Ceres and District Environment and Amenity Protection Group

Area of the National Institutes of Wellness

Color sensor array assists identify and quanitfy toxic commercial chemicals Imagine a polka-dotted postage stamp-sized sensor that may sniff out some known poisonous gases and toxins and show the outcomes simply by changing colors . Support for the application and development of this electronic nose comes from the National Institute of Environmental Health Sciences, area of the National Institutes of Wellness. The brand new technology is discussed in this month’s problem of Character Chemistry and exemplifies the types of sensors that are becoming developed within the NIH Genes, Environment and Wellness Initiative that is simple, fast, inexpensive, and works by visualizing colors.

Every full day, more than half of all men aged 50+ face complications emptying their bladder because of various health conditions, associated with their prostate primarily.

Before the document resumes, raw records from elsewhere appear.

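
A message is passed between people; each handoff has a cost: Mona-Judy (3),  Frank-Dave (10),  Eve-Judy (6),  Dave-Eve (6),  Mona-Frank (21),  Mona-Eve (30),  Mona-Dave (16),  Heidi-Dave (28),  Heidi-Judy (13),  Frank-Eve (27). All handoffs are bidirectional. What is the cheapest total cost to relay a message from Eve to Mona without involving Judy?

22

Candidate routes:
Eve - Dave - Mona: 6 + 16 = 22
Eve - Dave - Frank - Mona: 6 + 10 + 21 = 37
Eve - Frank - Mona: 27 + 21 = 48
Eve - Mona: 30
Eve - Frank - Dave - Mona: 27 + 10 + 16 = 53
The minimum is 22.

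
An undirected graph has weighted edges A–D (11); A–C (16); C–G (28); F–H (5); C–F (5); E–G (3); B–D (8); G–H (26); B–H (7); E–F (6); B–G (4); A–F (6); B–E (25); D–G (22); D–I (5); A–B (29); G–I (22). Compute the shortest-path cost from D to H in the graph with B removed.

22

Some routes from D to H avoiding B:
D -> A -> C -> F -> H: 11 + 16 + 5 + 5 = 37
D -> A -> F -> H: 11 + 6 + 5 = 22
D -> G -> E -> F -> H: 22 + 3 + 6 + 5 = 36
Best route has total 22.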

A challenge they tell the growing number of people living with Spinal Cord Injury. Not having the ability to urinate naturally, a lot of men have to put in a catheter, which may be to 15 inches long up, through the urethra 4-6 times a complete day. Storing, using and transporting catheters this size is usually hard to do discreetly. The lack of discretion around their catheters can be an important issue for many users. Coloplast is rolling out a revolution in catheter design to meet that need.